Today I received an email from Authonomy, the Harper Collins website where I have my book posted. No, it wasn't one of those emails, but some others had received some like that recently. It was to announce that three books from the site had been picked up by HC, one of which I love and know should be published.
The email left me elated for the writers, but after a bit, I felt a bit down as well. Why was that? Shouldn't I be excited for them? Shouldn't it give me hope that my own book will be published?
I've been sick with nausea the past 5 days, so I'll attribute my blues to that, but it really made me wonder if I can cut it as a writer.
Disclaimer: I know I'm still new to the whole novelist thing. I've been trying to get my book published seriously for a few weeks now. (I just finished writing the first draft in November.) So I have no excuses to be down about my writing prospects until I've walked uphill in the snow both ways to school, erm, I mean, submitted my book for years without a positive response. But even though I'm not one of the sorely tried veterans, I can still question myself, can't I? Isn't that part of being a great novelist?
So here it is: there are times where I really feel like I've written a great book. It's light, some may think it's a touch fluffy, but it's good all the same. It's not hard-hitting, in-your-face literary fiction. I write for teen girls. They like romance. At least I did when I was that age.
And my book has received good reviews from those who've read it. (Well, at least the beginning. It's hard getting people to read the whole thing.) So, why, then, am I feeling like I can't make it as a writer?

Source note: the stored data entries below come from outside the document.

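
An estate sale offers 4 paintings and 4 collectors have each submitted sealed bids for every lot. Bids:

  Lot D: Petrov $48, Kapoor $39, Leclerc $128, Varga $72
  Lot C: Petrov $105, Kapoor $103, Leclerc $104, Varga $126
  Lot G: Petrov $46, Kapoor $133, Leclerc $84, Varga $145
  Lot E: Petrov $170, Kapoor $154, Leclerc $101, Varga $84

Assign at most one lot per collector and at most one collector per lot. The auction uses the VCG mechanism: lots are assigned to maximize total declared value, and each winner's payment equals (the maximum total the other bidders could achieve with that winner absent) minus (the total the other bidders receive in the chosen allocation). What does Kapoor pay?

Kapoor pays $19.

Efficient allocation: Petrov→Lot E ($170), Kapoor→Lot G ($133), Leclerc→Lot D ($128), Varga→Lot C ($126); total welfare W = $557.
Kapoor receives Lot G at value $133, so the others get W − 133 = $424.
Without Kapoor: best allocation of the remaining 3 bidders over all 4 lots is Petrov→Lot E ($170), Leclerc→Lot D ($128), Varga→Lot G ($145), total $443.
VCG payment = (others' best without Kapoor) − (others' welfare with Kapoor) = 443 − 424 = $19.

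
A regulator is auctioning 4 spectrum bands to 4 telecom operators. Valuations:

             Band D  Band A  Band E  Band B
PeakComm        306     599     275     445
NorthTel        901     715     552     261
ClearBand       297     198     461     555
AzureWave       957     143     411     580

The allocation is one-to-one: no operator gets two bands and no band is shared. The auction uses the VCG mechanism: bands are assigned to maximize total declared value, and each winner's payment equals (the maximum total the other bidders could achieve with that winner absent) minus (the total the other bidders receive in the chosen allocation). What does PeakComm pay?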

I think I'm finally realizing what an uphill battle this will probably be toward publication. I spent four years writing the manuscript and the past two months editing it. That editing will likely continue after I rest from it for a while, just so I can pick it up fresh later. I'm submitting it to contests. I'm starting to submit to agents. There's a lot of work involved, here, and it's already making me tired. Plus I've started working on a second book, so the process will just start all over again.

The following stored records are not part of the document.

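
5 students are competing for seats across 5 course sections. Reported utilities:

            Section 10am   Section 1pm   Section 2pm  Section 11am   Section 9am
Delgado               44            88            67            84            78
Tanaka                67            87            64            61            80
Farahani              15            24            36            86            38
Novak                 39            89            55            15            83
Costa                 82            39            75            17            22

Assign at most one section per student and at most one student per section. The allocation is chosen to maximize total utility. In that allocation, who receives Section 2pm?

Optimal: Delgado→Section 2pm (67 points), Tanaka→Section 1pm (87 points), Farahani→Section 11am (86 points), Novak→Section 9am (83 points), Costa→Section 10am (82 points) — total 67+87+86+83+82 = 405 points.
Row-greedy (each student in turn takes its best remaining section) gives 391 points, worse by 14.
Every other assignment is strictly worse.
Delgado's own top section is Section 1pm (88 points), but forcing Delgado→Section 1pm and reassigning the rest optimally gives only 403 points — worse by 2.

Delgado receives Section 2pm.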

In addition to my full-time job of working as an editor, now I also have a full-time job writing and editing at night and on the weekends. I love it, don't get me wrong, but I never have a break, which is one big reason why I keep getting sick. I'll honestly push myself to the point of exhaustion because that's how I am. I've set deadlines for myself these next few months, and I plan to meet them.
What this all means (other than that I'm rambling again) is that I'll keep at it. I've had encouragement from readers and professionals alike. I know I can do this. My work is publishable, it is good. I just need to keep up confidence in myself, my work, and my dreams. I think I just need to remind myself of that every once in a while.